His foundation has confirmed his death in a statement, saying that he had died peacefully at home in Fresnaye in Cape Town.
De Klerk was the last apartheid-era president and was the joint winner of the Nobel Peace Prize with Nelson Mandela in 1993.
However, his role in the transition of the country from apartheid to democracy has been questioned in recent years.
Executive of the foundation, Sello Hatang says De Klerk’s legacy cannot be disregarded.

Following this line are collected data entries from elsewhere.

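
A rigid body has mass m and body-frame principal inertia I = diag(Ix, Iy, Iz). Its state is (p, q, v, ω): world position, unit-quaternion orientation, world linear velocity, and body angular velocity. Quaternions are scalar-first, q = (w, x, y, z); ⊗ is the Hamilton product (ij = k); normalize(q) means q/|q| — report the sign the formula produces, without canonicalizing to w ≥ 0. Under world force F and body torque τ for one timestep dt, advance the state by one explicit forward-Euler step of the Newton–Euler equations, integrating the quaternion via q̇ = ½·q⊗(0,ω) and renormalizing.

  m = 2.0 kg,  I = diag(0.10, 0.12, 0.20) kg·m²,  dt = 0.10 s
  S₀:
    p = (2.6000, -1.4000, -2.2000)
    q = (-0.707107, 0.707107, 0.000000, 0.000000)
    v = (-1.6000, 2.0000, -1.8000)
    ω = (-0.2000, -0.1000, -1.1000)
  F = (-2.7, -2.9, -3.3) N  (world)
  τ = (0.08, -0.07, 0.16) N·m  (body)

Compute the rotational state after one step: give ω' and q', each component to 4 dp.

ω' = (-0.1288, -0.1400, -1.0202)
q' = (-0.6989, 0.7131, 0.0424, 0.0353)

precession coupling ω×(Iω) = (0.0088, -0.0220, 0.0004)
(τ − ω×Iω)/I = (0.7120, -0.4000, 0.7980)
new body rate ω' = (-0.1288, -0.1400, -1.0202)
Hamilton product q⊗(0,ω) = (0.1414214, 0.1414214, 0.8485284, 0.7071070)
updated quaternion q' = (-0.6989, 0.7131, 0.0424, 0.0353)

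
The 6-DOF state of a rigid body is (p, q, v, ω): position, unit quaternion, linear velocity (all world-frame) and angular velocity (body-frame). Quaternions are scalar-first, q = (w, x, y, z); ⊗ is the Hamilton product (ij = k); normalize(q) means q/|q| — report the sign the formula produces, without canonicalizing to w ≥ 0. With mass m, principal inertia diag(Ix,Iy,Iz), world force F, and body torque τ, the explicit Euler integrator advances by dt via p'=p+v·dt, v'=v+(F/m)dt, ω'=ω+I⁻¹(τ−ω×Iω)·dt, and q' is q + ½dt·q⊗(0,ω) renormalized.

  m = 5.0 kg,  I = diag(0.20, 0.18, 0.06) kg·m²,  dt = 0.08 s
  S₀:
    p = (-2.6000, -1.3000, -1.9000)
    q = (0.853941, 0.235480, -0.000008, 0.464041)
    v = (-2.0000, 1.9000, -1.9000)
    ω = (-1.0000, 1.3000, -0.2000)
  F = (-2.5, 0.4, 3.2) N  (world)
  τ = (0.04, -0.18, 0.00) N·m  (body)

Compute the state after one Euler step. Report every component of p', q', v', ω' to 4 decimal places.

α = I⁻¹(τ − ω×Iω) = (0.0440, -1.1556, -0.4333)
new body rate ω' = (-0.9965, 1.2076, -0.2347)
2q̇ = q⊗(0,ω) = (0.3282986, -1.4571927, 0.6931783, 0.1353278)
q + ½dt·q⊗(0,ω), renormalized = (0.8652, 0.1768, 0.0277, 0.4684)
a = F/m = (-0.5000, 0.0800, 0.6400)
p' = p + v·dt = (-2.7600, -1.1480, -2.0520)
new velocity v' = (-2.0400, 1.9064, -1.8488)

p' = (-2.7600, -1.1480, -2.0520)
q' = (0.8652, 0.1768, 0.0277, 0.4684)
v' = (-2.0400, 1.9064, -1.8488)
ω' = (-0.9965, 1.2076, -0.2347)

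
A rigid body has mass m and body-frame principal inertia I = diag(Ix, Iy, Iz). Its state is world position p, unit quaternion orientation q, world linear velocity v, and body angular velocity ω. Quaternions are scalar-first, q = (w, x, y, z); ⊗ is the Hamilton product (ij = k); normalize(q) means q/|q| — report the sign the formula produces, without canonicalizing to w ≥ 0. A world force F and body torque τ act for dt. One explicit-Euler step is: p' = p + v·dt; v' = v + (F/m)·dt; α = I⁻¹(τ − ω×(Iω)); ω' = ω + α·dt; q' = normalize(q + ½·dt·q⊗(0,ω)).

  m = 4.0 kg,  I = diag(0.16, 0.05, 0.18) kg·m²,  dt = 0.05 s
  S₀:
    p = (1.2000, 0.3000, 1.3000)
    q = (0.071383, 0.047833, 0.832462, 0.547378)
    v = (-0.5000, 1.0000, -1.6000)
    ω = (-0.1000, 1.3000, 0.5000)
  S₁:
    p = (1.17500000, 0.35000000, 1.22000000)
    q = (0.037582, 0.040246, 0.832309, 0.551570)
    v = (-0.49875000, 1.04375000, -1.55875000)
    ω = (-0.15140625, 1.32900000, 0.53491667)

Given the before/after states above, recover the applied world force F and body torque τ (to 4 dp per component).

F = (0.1000, 3.5000, 3.3000)
τ = (-0.0800, 0.0300, 0.1400)

v₁ − v₀ = (0.00125000, 0.04375000, 0.04125000)
F = m·Δv/dt = (0.1000, 3.5000, 3.3000)
rate change Δω = (-0.05140625, 0.02900000, 0.03491667)
precession coupling = (0.0845, 0.0010, 0.0143)
applied torque τ = (-0.0800, 0.0300, 0.1400)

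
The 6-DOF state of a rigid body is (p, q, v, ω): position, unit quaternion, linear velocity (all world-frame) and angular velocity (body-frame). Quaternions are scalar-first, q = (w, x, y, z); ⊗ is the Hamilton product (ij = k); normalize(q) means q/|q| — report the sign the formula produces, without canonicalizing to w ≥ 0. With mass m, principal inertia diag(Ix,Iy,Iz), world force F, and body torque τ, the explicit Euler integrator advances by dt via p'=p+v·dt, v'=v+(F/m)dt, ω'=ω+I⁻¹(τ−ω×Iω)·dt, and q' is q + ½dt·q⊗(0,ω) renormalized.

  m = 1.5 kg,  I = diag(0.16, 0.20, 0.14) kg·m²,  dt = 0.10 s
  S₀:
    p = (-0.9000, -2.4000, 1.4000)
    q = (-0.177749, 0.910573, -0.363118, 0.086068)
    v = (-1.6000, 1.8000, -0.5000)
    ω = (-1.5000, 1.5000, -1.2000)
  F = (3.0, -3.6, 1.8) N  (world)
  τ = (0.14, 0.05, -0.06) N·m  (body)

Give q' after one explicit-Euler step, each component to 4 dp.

q' = (-0.0765, 0.9323, -0.3259, 0.1368)

2q̇ = q⊗(0,ω) = (2.0138181, 0.5732631, 0.6969621, 1.0344813)
updated quaternion q' = (-0.0765, 0.9323, -0.3259, 0.1368)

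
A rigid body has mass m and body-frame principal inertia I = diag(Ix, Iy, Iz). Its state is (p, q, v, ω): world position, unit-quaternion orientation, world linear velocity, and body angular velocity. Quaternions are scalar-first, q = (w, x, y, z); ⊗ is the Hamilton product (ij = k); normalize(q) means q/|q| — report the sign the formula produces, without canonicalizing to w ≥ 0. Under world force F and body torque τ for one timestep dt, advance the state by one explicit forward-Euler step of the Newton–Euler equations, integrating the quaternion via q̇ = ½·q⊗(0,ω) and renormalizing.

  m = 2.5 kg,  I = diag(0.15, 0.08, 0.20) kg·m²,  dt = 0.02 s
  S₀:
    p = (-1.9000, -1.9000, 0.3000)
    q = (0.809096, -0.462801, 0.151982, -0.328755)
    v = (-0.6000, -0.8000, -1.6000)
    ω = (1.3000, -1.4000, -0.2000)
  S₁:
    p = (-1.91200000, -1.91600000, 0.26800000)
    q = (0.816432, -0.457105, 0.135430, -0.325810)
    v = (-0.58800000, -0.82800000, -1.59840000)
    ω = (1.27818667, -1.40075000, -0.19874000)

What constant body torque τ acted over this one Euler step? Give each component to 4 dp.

τ = (-0.1300, 0.0100, 0.1400)

Δω = ω₁−ω₀ = (-0.02181333, -0.00075000, 0.00126000)
gyro term ω₀×Iω₀ = (0.0336, 0.0130, 0.1274)
applied torque τ = (-0.1300, 0.0100, 0.1400)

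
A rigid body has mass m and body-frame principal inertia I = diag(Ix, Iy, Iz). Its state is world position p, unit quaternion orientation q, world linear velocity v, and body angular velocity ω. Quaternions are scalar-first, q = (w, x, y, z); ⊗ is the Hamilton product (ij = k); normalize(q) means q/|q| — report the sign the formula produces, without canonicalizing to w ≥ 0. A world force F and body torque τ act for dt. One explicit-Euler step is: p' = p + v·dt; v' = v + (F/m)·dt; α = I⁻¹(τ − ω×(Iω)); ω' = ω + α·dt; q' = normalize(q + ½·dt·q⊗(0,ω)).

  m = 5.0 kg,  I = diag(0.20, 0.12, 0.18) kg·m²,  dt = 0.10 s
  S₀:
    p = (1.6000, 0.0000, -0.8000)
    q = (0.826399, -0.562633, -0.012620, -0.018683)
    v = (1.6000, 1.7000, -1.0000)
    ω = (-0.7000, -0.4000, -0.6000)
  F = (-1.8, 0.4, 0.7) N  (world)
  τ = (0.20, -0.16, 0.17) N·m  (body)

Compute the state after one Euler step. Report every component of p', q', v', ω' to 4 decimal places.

gyro term ω×Iω = (0.0144, 0.0084, -0.0224)
angular accel α = (0.9280, -1.4033, 1.0689)
ω' = ω + α·dt = (-0.6072, -0.5403, -0.4931)
q⊗(0,ω) = (-0.4101009, -0.5783805, -0.6550613, -0.2796202)
q + ½dt·q⊗(0,ω), renormalized = (0.8049, -0.5908, -0.0453, -0.0326)
a = F/m = (-0.3600, 0.0800, 0.1400)
p + v·dt = (1.7600, 0.1700, -0.9000)
v' = v + a·dt = (1.5640, 1.7080, -0.9860)

p' = (1.7600, 0.1700, -0.9000)
q' = (0.8049, -0.5908, -0.0453, -0.0326)
v' = (1.5640, 1.7080, -0.9860)
ω' = (-0.6072, -0.5403, -0.4931)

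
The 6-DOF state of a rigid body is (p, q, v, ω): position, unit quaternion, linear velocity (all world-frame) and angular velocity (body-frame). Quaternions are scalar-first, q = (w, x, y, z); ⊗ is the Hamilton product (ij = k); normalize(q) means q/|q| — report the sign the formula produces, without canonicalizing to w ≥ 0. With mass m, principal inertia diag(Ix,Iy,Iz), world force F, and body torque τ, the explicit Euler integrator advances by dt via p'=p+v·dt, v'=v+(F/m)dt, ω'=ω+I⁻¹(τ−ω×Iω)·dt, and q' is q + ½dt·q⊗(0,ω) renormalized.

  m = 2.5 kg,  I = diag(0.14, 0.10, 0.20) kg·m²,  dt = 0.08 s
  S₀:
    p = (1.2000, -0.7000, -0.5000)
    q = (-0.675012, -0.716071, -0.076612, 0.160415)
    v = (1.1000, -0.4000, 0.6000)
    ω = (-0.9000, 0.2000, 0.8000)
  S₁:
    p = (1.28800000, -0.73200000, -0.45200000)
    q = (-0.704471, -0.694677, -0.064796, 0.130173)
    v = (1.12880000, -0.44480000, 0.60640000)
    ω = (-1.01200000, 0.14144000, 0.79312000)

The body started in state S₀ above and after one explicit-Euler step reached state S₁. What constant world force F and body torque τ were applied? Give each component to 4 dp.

F = (0.9000, -1.4000, 0.2000)
τ = (-0.1800, -0.0300, -0.0100)

Δω = ω₁−ω₀ = (-0.11200000, -0.05856000, -0.00688000)
I·α + gyro = (-0.1800, -0.0300, -0.0100)
velocity change Δv = (0.02880000, -0.04480000, 0.00640000)
applied force F = (0.9000, -1.4000, 0.2000)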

“De Klerk, like all legacies – no legacy is one that is perfect – every legacy has its own blemishes, so does every legacy of the greatest and I think in this case, we have a legacy that we should all be observing as one that was weak, that was difficult. He had his moments, for example, him moving out of the government of national unity. That was part of that negative legacy because it then impacted on nation-building, but I think we can’t deny, like Madiba did, the acknowledgment that he was a South African who tried his best,” says Hatang.
The last apartheid-era president and former deputy president in the democratic dispensation, Frederik Willem de Klerk has passed away at the age of 85. #FWdeKlerk #Apartheid https://t.co/8nO40MdR1J pic.twitter.com/c4Fr7axx9F
— SABC News (@SABCNews) November 11, 2021
He says De Klerk’s passing should be seen as a moment of reflection for South Africans.
“It’s the moment for us to do the kind of work of saying what else do we need to do to honour legacies that were trying at the times that they did (sic). And I think that we would be really shortsighted if we just dismissed it outright as a legacy that we shouldn’t acknowledge at all. At a moment like this, it’s a moment for us to reflect, to take stock of stuff that he could have gotten wrong, but what did he do to get it right. We can’t be sitting here arguing for a better past. We can only do so to argue for a better future. What kind of a future do we want and that’s the future that we should be arguing about,” says Hatang.